Now, my emphasis on this particular objection shouldn’t be taken to mean that’s the only major objection to the Eucharistic interpretation. But since Catholicism in general is guilty of foisting anachronistic interpretations on to Scripture, it’s worth devoting some time to this particular issue. And using Jn 6 is a good test-case. To clarify what’s wrong with anachronistic interpretations. That’s applicable to other Catholic prooftexts.

2.There are liberal commentators who admit that a Eucharistic reference in Jn 6 is anachronistic. But they don’t have a problem with that. From their viewpoint, this is a case in which the author of the Fourth Gospel, whom they don’t identify with the Apostle John, was historicizing a later doctrinal development. The author was backdating a later doctrinal development. On this view, the author began with a later doctrinal development, then invented a fictitious back-story to give it the illusion of dominical authorization. He made up a little story about the Eucharist, then put that on the lips of Jesus.

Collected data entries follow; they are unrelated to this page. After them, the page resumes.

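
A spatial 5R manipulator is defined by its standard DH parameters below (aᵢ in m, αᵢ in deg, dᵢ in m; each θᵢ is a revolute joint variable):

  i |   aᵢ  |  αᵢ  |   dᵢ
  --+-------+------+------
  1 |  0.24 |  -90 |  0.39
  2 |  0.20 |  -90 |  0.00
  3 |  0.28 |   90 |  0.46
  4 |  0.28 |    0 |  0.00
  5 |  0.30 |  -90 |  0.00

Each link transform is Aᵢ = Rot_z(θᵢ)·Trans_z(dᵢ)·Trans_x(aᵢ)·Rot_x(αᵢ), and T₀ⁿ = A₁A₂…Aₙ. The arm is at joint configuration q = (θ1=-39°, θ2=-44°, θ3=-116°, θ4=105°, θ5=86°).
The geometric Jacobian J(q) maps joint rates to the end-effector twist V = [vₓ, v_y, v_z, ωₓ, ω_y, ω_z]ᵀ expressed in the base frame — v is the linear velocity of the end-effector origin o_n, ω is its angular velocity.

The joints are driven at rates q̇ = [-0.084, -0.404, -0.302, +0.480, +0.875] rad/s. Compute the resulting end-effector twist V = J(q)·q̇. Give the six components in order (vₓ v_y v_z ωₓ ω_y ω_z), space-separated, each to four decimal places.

-0.1820 0.0067 0.6025 -1.4719 -0.0922 -0.7128

o_n = [0.6339, -0.6139, 0.0711]
J₁: ẑ×o_n = [0.6139, 0.6339, -0.0000], ω = ẑ
J2: z=[0.6293, 0.7771, 0.0000] o=[0.1865, -0.1510, 0.3900] → [-0.2478, 0.2007, -0.6389, 0.6293, 0.7771, 0.0000]
J3: z=[0.5399, -0.4372, -0.7193] o=[0.2983, -0.2416, 0.5289] → [-0.0677, 0.0058, -0.0543, 0.5399, -0.4372, -0.7193]
J4: z=[-0.7783, 0.0662, -0.6244] o=[0.6364, -0.1915, 0.1128] → [-0.2665, -0.0308, 0.3289, -0.7783, 0.0662, -0.6244]
J5: z=[-0.7783, 0.0662, -0.6244] o=[0.7592, -0.3748, -0.0597] → [-0.1406, 0.1801, 0.1944, -0.7783, 0.0662, -0.6244]
V = J·q̇ = [-0.1820, 0.0067, 0.6025, -1.4719, -0.0922, -0.7128]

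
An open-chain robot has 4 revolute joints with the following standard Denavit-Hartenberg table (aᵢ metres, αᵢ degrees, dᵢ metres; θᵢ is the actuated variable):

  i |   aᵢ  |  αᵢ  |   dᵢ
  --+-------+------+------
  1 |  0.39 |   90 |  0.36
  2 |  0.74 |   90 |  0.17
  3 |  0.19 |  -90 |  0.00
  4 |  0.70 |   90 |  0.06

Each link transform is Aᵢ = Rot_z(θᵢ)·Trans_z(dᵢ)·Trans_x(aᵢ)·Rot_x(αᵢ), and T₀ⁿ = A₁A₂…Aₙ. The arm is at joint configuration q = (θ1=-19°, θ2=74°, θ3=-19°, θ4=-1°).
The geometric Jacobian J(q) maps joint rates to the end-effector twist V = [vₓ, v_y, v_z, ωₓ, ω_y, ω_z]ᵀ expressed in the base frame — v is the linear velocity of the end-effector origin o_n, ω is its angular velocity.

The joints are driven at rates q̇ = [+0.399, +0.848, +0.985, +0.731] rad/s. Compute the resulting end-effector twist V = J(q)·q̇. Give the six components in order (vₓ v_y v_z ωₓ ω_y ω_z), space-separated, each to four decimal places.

o_n = [0.8176, -0.2149, 1.8956]
J₁: ẑ×o_n = [0.2149, 0.8176, -0.0000], ω = ẑ
J2: z=[-0.3256, -0.9455, 0.0000] o=[0.3688, -0.1270, 0.3600] → [-1.4519, 0.4999, 0.4530, -0.3256, -0.9455, 0.0000]
J3: z=[0.9089, -0.3130, -0.2756] o=[0.5063, -0.3541, 1.0713] → [-0.2196, -0.8349, 0.2240, 0.9089, -0.3130, -0.2756]
J4: z=[-0.2230, -0.9232, 0.3130] o=[0.5732, -0.3118, 1.2440] → [-0.6318, 0.2218, 0.2040, -0.2230, -0.9232, 0.3130]
V = J·q̇ = [-1.8236, 0.0898, 0.7539, 0.4562, -1.7849, 0.3563]

-1.8236 0.0898 0.7539 0.4562 -1.7849 0.3563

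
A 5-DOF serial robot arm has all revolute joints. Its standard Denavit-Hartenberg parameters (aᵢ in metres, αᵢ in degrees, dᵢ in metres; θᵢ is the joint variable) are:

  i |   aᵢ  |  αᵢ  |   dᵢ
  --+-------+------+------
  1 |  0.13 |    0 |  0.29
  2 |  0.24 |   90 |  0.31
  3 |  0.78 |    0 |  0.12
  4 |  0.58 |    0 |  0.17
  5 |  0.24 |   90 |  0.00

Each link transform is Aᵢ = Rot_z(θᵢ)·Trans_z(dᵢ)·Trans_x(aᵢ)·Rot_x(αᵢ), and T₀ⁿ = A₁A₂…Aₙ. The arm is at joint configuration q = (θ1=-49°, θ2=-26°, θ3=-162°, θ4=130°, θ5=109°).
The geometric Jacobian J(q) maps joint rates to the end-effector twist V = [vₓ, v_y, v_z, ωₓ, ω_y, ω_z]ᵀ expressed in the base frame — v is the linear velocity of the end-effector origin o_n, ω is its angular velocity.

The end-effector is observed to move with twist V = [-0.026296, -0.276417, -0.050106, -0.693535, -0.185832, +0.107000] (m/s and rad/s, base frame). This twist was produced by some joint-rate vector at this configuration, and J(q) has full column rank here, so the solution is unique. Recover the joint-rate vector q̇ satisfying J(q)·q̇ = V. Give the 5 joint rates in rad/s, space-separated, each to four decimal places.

-0.8700 0.9770 0.5720 0.1100 0.0360

o_n = [-0.1834, -0.2157, 0.2855]
J₁: ẑ×o_n = [0.2157, -0.1834, 0.0000], ω = ẑ
J2: z=[0.0000, 0.0000, 1.0000] o=[0.0853, -0.0981, 0.2900] → [0.1176, -0.2687, 0.0000, 0.0000, 0.0000, 1.0000]
J3: z=[-0.9659, -0.2588, 0.0000] o=[0.1474, -0.3299, 0.6000] → [0.0814, -0.3038, -0.1960, -0.9659, -0.2588, 0.0000]
J4: z=[-0.9659, -0.2588, 0.0000] o=[-0.1605, 0.3556, 0.3590] → [0.0190, -0.0710, 0.5459, -0.9659, -0.2588, 0.0000]
J5: z=[-0.9659, -0.2588, 0.0000] o=[-0.1974, -0.1636, 0.0516] → [-0.0605, 0.2259, 0.0540, -0.9659, -0.2588, 0.0000]
q̇ = J⁺·V = [-0.8700, 0.9770, 0.5720, 0.1100, 0.0360]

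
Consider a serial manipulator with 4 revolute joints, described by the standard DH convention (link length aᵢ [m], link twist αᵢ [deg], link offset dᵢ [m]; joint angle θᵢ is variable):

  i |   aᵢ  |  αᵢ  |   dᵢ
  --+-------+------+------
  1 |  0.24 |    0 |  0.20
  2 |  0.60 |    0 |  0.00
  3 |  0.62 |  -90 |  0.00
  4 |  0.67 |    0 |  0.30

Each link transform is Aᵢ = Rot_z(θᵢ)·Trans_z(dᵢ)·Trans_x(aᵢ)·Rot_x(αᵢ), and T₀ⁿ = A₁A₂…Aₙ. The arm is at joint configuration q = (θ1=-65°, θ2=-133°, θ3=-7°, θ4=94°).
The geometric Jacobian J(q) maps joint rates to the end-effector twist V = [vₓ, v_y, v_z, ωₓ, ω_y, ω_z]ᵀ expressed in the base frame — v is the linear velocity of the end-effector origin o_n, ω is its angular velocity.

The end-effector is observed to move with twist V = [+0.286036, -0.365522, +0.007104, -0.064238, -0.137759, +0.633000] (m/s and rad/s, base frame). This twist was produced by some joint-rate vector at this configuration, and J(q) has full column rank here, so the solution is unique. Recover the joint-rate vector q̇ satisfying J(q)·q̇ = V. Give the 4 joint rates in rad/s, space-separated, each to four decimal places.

o_n = [-1.1155, -0.0617, -0.4684]
J₁: ẑ×o_n = [0.0617, -1.1155, 0.0000], ω = ẑ
J2: z=[0.0000, 0.0000, 1.0000] o=[0.1014, -0.2175, 0.2000] → [-0.1558, -1.2170, 0.0000, 0.0000, 0.0000, 1.0000]
J3: z=[0.0000, 0.0000, 1.0000] o=[-0.4692, -0.0321, 0.2000] → [0.0296, -0.6463, 0.0000, 0.0000, 0.0000, 1.0000]
J4: z=[-0.4226, -0.9063, 0.0000] o=[-1.0311, 0.2299, 0.2000] → [0.6057, -0.2825, 0.0467, -0.4226, -0.9063, 0.0000]
q̇ = J⁺·V = [0.7970, -0.8070, 0.6430, 0.1520]

0.7970 -0.8070 0.6430 0.1520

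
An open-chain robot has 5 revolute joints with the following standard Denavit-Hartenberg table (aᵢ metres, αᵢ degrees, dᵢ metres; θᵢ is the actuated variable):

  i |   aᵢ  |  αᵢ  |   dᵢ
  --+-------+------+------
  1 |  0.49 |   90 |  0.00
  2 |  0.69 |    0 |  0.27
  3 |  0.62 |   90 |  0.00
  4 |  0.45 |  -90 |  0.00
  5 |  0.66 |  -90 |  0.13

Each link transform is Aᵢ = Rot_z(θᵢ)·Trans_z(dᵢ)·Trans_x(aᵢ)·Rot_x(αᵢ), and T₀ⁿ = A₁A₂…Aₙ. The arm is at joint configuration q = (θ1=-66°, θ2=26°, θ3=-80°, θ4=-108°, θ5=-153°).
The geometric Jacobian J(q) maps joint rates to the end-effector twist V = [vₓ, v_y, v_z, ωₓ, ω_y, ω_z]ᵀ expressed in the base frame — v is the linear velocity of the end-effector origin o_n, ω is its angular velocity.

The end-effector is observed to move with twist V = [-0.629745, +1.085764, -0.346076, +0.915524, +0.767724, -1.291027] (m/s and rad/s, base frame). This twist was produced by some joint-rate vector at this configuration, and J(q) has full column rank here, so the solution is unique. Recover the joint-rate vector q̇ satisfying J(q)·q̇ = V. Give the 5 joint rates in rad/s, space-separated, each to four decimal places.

o_n = [0.2110, -1.3618, -0.5098]
J₁: ẑ×o_n = [1.3618, 0.2110, -0.0000], ω = ẑ
J2: z=[-0.9135, -0.4067, 0.0000] o=[0.1993, -0.4476, 0.0000] → [0.2073, -0.4657, 0.8399, -0.9135, -0.4067, 0.0000]
J3: z=[-0.9135, -0.4067, 0.0000] o=[0.2049, -1.1240, 0.3025] → [0.3304, -0.7420, 0.2198, -0.9135, -0.4067, 0.0000]
J4: z=[-0.3291, 0.7391, -0.5878] o=[0.3531, -1.4569, -0.1991] → [-0.1737, -0.0187, 0.0737, -0.3291, 0.7391, -0.5878]
J5: z=[0.5097, -0.3850, -0.7694] o=[0.7108, -1.2082, -0.0866] → [0.0447, 0.6002, -0.2707, 0.5097, -0.3850, -0.7694]
q̇ = J⁺·V = [-0.1480, -0.0110, -0.9000, 0.9380, 0.7690]

-0.1480 -0.0110 -0.9000 0.9380 0.7690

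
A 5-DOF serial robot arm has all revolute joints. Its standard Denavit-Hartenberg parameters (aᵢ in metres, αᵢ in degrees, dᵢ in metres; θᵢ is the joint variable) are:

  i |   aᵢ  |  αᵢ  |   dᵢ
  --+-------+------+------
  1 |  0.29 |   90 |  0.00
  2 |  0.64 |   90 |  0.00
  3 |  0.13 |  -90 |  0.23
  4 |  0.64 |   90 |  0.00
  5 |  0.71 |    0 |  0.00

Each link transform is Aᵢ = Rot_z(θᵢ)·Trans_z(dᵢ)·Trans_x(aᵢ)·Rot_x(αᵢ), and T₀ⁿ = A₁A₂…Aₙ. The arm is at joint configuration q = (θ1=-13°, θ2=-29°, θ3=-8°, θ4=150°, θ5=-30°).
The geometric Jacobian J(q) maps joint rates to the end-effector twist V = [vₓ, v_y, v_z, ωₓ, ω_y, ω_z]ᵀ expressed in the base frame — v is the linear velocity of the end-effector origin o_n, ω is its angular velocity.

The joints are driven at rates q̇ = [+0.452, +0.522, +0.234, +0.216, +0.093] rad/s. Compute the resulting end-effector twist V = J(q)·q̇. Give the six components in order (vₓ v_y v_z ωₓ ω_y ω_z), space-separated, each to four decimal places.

-0.5003 0.3525 -0.2031 -0.1717 -0.7090 0.2809

o_n = [0.2153, 0.1744, 0.5206]
J₁: ẑ×o_n = [-0.1744, 0.2153, 0.0000], ω = ẑ
J2: z=[-0.2250, -0.9744, 0.0000] o=[0.2826, -0.0652, 0.0000] → [-0.5073, 0.1171, -0.1194, -0.2250, -0.9744, 0.0000]
J3: z=[-0.4724, 0.1091, -0.8746] o=[0.8280, -0.1912, -0.3103] → [0.4104, 0.9283, -0.1059, -0.4724, 0.1091, -0.8746]
J4: z=[-0.1042, -0.9923, -0.0675] o=[0.8331, -0.1738, -0.5739] → [-1.0625, 0.1557, -0.6493, -0.1042, -0.9923, -0.0675]
J5: z=[0.8467, -0.1241, 0.5174] o=[0.4992, -0.1758, -0.0279] → [-0.2493, -0.6113, 0.2614, 0.8467, -0.1241, 0.5174]
V = J·q̇ = [-0.5003, 0.3525, -0.2031, -0.1717, -0.7090, 0.2809]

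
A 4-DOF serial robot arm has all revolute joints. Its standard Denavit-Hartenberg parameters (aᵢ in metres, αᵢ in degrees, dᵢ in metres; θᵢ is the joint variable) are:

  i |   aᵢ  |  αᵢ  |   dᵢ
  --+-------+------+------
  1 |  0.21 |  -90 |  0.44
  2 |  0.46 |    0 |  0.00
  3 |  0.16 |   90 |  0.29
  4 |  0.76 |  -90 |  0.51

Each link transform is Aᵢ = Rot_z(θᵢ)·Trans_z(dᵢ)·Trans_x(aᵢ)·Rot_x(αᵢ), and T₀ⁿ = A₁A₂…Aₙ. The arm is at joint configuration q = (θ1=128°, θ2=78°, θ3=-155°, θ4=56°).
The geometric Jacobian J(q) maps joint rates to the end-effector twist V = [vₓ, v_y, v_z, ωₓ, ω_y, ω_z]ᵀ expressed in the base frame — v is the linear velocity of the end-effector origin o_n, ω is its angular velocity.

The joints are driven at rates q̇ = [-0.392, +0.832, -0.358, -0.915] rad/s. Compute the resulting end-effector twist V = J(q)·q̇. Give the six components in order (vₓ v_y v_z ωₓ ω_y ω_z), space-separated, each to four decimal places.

o_n = [-0.6883, -0.6135, 0.6748]
J₁: ẑ×o_n = [0.6135, -0.6883, 0.0000], ω = ẑ
J2: z=[-0.7880, -0.6157, 0.0000] o=[-0.1293, 0.1655, 0.4400] → [-0.1445, 0.1850, 0.2697, -0.7880, -0.6157, 0.0000]
J3: z=[-0.7880, -0.6157, 0.0000] o=[-0.1882, 0.2408, -0.0099] → [-0.4216, 0.5396, 0.3653, -0.7880, -0.6157, 0.0000]
J4: z=[0.5999, -0.7678, 0.2250] o=[-0.4389, 0.0907, 0.1460] → [-0.2476, -0.3733, -0.6139, 0.5999, -0.7678, 0.2250]
V = J·q̇ = [0.0168, 0.5722, 0.6553, -0.9224, 0.4107, -0.5978]

0.0168 0.5722 0.6553 -0.9224 0.4107 -0.5978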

Since, on this view, the events in Jn 6 never happened, and since on this view, Jesus never spoke these words, there’s nothing wrong with a blatantly anachronistic reference to the Lord’s Supper–for Jn 6 isn’t a historical depiction in the first place.

The liberal interpretation at least as the virtue of being self-consistent–given its operation assumptions. And this is not a problem for Catholic commentators, since contemporary Catholic Bible scholars tend to be liberal. For them, Jn 6 is a record of the narrator’s theology, not a record of Jesus’ theology. The narrator is not a mouthpiece for Jesus; rather, Jesus is a mouthpiece for the narrator. From their standpoint, this is a speech spoken by no one to no one at no time and no place. Rather, it’s a fictitious speech, put in the mouth of a fictitious speaker, speaking to a fictitious audience, at a fictitious time and place.

But for Christians who think that Jn 6 describes a real world situation, we need to provide a realistic interpretation which matches the time, place, and audience.

3.Jason Engwer has raised another objection. In Jn 6, the Bread of Life discourse is preceded by the feeding of the 5000. That’s the lead in to the discourse. Indeed, at both a literary and chronological level, the prior event is a deliberate set up for what follows.

The feeding of the 5000 is a literal meal. Yet Jesus uses that event as a springboard to point out the spiritual inefficacy of physical consumption. And this is despite the fact that the feeding of the 5000 is no ordinary meal. It’s a miracle–just like the manna from heaven.

Jason then points out that Jesus is drawing a contrast between two different meals. But if both meals are literal, physical meals, then that destroys the intended contrast. What we have, instead, is a contrast between a literal meal and a figurative meal.

4.Finally, there are detailed exegetical objections to the Eucharistic interpretation by Johannine commentators like Craig Keener, D. A. Carson, and Herman Ridderbos.